In 1991 The Boston Globe Magazine carried Steve’s “Ode to Cecilia,” with this subhead: “An evolutionary biologist and second bass makes a plea for the endangered species known as the choral society.”

“The Boston Cecilia,” Steve wrote, “honors the patron saint of music in its name, a good title in the current [financial] crisis, for the legendary Cecilia was not only an accomplished organist but proved especially hard to kill at her martyrdom (she was ultimately beheaded, after flames failed to hurt her.)”

His “Ode” continued: “My case for Cecilia is both personal and historical. . . Each individual must make his own definition of wholeness and personal integration. Singing, for me, ranks with family, friends, satisfying and useful work, even baseball, among the components of a full life.”

Steve’s devotion to Cecilia became personal for me in 2002. I had joined the chorus in 1974, and had sung with Steve as a fellow bass for years. In 1985 I decided to leave the chorus, convinced that my work schedule and young children at home would not allow me the time to keep singing.

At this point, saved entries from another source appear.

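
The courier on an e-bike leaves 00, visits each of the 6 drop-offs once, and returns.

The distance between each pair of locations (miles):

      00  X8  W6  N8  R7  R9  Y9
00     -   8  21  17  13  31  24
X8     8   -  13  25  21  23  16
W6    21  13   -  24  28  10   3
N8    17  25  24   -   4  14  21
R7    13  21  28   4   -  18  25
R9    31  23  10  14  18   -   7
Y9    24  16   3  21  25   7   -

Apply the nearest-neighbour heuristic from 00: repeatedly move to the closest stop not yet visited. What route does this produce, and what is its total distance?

Nearest-neighbour total = 62 miles; route 00 → X8 → W6 → Y9 → R9 → N8 → R7 → 00.

From 00: distances to unvisited — X8=8, R7=13, N8=17, W6=21, Y9=24, R9=31. Nearest is X8 (8).
From X8: distances to unvisited — W6=13, Y9=16, R7=21, R9=23, N8=25. Nearest is W6 (13).
From W6: distances to unvisited — Y9=3, R9=10, N8=24, R7=28. Nearest is Y9 (3).
From Y9: distances to unvisited — R9=7, N8=21, R7=25. Nearest is R9 (7).
From R9: distances to unvisited — N8=14, R7=18. Nearest is N8 (14).
From N8: distances to unvisited — R7=4. Nearest is R7 (4).
Return R7→00: 13.
Total = 8 + 13 + 3 + 7 + 14 + 4 + 13 = 62.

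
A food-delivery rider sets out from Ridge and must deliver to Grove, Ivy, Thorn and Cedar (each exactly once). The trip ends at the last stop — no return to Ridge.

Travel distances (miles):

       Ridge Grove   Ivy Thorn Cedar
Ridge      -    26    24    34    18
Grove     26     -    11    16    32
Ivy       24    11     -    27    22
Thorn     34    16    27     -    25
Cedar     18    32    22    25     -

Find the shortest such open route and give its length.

There are 4! = 24 possible orderings.
Ridge - Grove - Ivy - Thorn - Cedar: 26+11+27+25 = 89
Ridge - Grove - Ivy - Cedar - Thorn: 26+11+22+25 = 84
Ridge - Grove - Thorn - Ivy - Cedar: 26+16+27+22 = 91
Ridge - Grove - Thorn - Cedar - Ivy: 26+16+25+22 = 89
Ridge - Grove - Cedar - Ivy - Thorn: 26+32+22+27 = 107
Ridge - Grove - Cedar - Thorn - Ivy: 26+32+25+27 = 110
Ridge - Ivy - Grove - Thorn - Cedar: 24+11+16+25 = 76
Ridge - Ivy - Grove - Cedar - Thorn: 24+11+32+25 = 92
Ridge - Ivy - Thorn - Grove - Cedar: 24+27+16+32 = 99
Ridge - Ivy - Thorn - Cedar - Grove: 24+27+25+32 = 108
Ridge - Ivy - Cedar - Grove - Thorn: 24+22+32+16 = 94
Ridge - Ivy - Cedar - Thorn - Grove: 24+22+25+16 = 87
Ridge - Thorn - Grove - Ivy - Cedar: 34+16+11+22 = 83
Ridge - Thorn - Grove - Cedar - Ivy: 34+16+32+22 = 104
… (10 more)
Ridge - Cedar - Ivy - Grove - Thorn: 18+22+11+16 = 67  ← best
The minimum is 67.
One shortest path: Ridge → Cedar → Ivy → Grove → Thorn.

67 miles — the minimum one-way total.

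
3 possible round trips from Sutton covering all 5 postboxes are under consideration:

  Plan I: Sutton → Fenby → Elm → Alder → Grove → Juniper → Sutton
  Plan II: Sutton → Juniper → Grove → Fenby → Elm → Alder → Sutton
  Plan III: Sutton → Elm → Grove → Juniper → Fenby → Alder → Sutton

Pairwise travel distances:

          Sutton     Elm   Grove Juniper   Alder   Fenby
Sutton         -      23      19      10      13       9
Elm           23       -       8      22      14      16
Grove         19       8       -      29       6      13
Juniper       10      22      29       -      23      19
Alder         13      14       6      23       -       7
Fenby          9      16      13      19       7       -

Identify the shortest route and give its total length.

Plan I: 9 + 16 + 14 + 6 + 29 + 10 = 84
Plan II: 10 + 29 + 13 + 16 + 14 + 13 = 95
Plan III: 23 + 8 + 29 + 19 + 7 + 13 = 99

Shortest is Plan I, total 84.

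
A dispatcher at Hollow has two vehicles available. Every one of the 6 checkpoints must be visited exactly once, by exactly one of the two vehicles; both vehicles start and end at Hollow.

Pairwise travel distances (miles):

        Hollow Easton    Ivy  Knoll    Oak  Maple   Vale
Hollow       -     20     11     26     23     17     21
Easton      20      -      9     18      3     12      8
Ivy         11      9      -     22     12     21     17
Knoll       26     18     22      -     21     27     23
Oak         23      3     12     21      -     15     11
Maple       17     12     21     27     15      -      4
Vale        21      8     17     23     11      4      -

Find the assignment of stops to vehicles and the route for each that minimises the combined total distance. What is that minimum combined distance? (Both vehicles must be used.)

101 miles — the smallest possible combined total.

There are 2^5 − 1 = 31 ways to divide the 6 stops into two non-empty groups. For each, the best each vehicle can do is its own shortest tour through its group:
  {Easton} + {Ivy, Knoll, Oak, Maple, Vale}: 40 + 86 = 126
  {Ivy} + {Easton, Knoll, Oak, Maple, Vale}: 22 + 79 = 101
  {Easton, Ivy} + {Knoll, Oak, Maple, Vale}: 40 + 79 = 119
  {Knoll} + {Easton, Ivy, Oak, Maple, Vale}: 52 + 55 = 107
  {Easton, Knoll} + {Ivy, Oak, Maple, Vale}: 64 + 55 = 119
  {Ivy, Knoll} + {Easton, Oak, Maple, Vale}: 59 + 55 = 114
  … (31 splits in total)
Best: vehicle 1 Hollow → Ivy → Hollow = 22; vehicle 2 Hollow → Knoll → Easton → Oak → Vale → Maple → Hollow = 79; combined 101.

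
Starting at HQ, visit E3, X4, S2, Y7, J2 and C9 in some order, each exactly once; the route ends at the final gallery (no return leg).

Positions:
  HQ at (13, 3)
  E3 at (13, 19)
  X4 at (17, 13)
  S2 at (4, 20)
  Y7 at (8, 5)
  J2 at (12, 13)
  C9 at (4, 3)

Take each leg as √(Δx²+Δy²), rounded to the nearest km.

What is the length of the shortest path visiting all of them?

Minimum one-way distance = 43 km.

There are 6! = 720 possible orderings.
HQ - E3 - X4 - S2 - Y7 - J2 - C9: 16+7+15+16+9+13 = 76
HQ - E3 - X4 - S2 - Y7 - C9 - J2: 16+7+15+16+4+13 = 71
HQ - E3 - X4 - S2 - J2 - Y7 - C9: 16+7+15+11+9+4 = 62
HQ - E3 - X4 - S2 - J2 - C9 - Y7: 16+7+15+11+13+4 = 66
HQ - E3 - X4 - S2 - C9 - Y7 - J2: 16+7+15+17+4+9 = 68
HQ - E3 - X4 - S2 - C9 - J2 - Y7: 16+7+15+17+13+9 = 77
HQ - E3 - X4 - Y7 - S2 - J2 - C9: 16+7+12+16+11+13 = 75
HQ - E3 - X4 - Y7 - S2 - C9 - J2: 16+7+12+16+17+13 = 81
… (712 more)
HQ - Y7 - C9 - J2 - X4 - E3 - S2: 5+4+13+5+7+9 = 43  ← best
The minimum is 43.
One shortest path: HQ → Y7 → C9 → J2 → X4 → E3 → S2.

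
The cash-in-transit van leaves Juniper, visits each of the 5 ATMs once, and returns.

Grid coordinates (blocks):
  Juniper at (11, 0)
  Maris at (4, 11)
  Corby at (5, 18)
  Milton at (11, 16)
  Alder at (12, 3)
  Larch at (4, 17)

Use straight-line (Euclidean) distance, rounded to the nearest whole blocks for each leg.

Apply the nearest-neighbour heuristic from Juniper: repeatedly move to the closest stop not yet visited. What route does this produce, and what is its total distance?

From Juniper: distances to unvisited — Alder=3, Maris=13, Milton=16, Larch=18, Corby=19. Nearest is Alder (3).
From Alder: distances to unvisited — Maris=11, Milton=13, Larch=16, Corby=17. Nearest is Maris (11).
From Maris: distances to unvisited — Larch=6, Corby=7, Milton=9. Nearest is Larch (6).
From Larch: distances to unvisited — Corby=1, Milton=7. Nearest is Corby (1).
From Corby: distances to unvisited — Milton=6. Nearest is Milton (6).
Return Milton→Juniper: 16.
Total = 3 + 11 + 6 + 1 + 6 + 16 = 43.

43 blocks along Juniper → Alder → Maris → Larch → Corby → Milton → Juniper.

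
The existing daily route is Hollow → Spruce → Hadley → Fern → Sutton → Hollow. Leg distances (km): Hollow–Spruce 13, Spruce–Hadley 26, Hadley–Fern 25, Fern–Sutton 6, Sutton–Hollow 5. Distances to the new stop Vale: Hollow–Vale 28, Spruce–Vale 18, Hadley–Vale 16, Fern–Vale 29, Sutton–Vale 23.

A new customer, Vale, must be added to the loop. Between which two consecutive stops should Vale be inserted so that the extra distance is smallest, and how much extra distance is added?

Minimum extra distance: 8 km, inserting Vale between Spruce and Hadley.

Insertion cost between consecutive stops i–j is d(i,Vale) + d(Vale,j) − d(i,j):
  between Hollow and Spruce: 28 + 18 − 13 = 33
  between Spruce and Hadley: 18 + 16 − 26 = 8
  between Hadley and Fern: 16 + 29 − 25 = 20
  between Fern and Sutton: 29 + 23 − 6 = 46
  between Sutton and Hollow: 23 + 28 − 5 = 46
Cheapest insertion is between Spruce and Hadley, adding 8.
New total = 75 + 8 = 83.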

Seventeen years later, soon after Steve’s death in spring of 2002, I received a call from Cecilia’s long-time music director, Don Teeters. Steve, of course, had continued singing with Cecilia and pursuing his phenomenal career, despite the cancer which he had survived well beyond expectations. Don told me that Steve, when death was imminent, had requested that Cecilia perform a memorial concert of works he had chosen, and that I and two other former members of Cecilia be invited to join the chorus for that concert. At this point, both Don and I were in tears.

That Steve had reached out to me in this way was not only indescribably moving, but a complete surprise: while Steve and I had been singing colleagues, and he had once graciously met with my young son to discuss dinosaurs, we were not close friends. Yet he knew something that I did not, or had forgotten: that I needed to be singing with my fellow Cecilians.

So, after singing at Steve’s memorial concert at Sanders Theatre in late summer of 2002, I rejoined Cecilia and regained that sense of “wholeness and personal integration” that choral music brings.
In this pandemic year of 2020, a passage from Steve’s 1991 “Ode to Cecilia” has special resonance. After appealing to the reader to “please come hear us,” Steve tells us why “this corner of Boston’s history, this island of current quality,” merits attention and support: “The product that we present belongs among the proudest and most enduring legacies of the human mind and heart.”

When Steve wrote that piece, the specter endangering Cecilia, and all arts organizations, was financial. Now, the threat from a pandemic feels even more existential. All the more reason, then, for us – singers and listeners – to heed Steve’s call to keep choral music in our lives, as I was fortunate to do eighteen years ago when he brought me back to Cecilia.

Steve Neel is a member of the Bass section of Cecilia.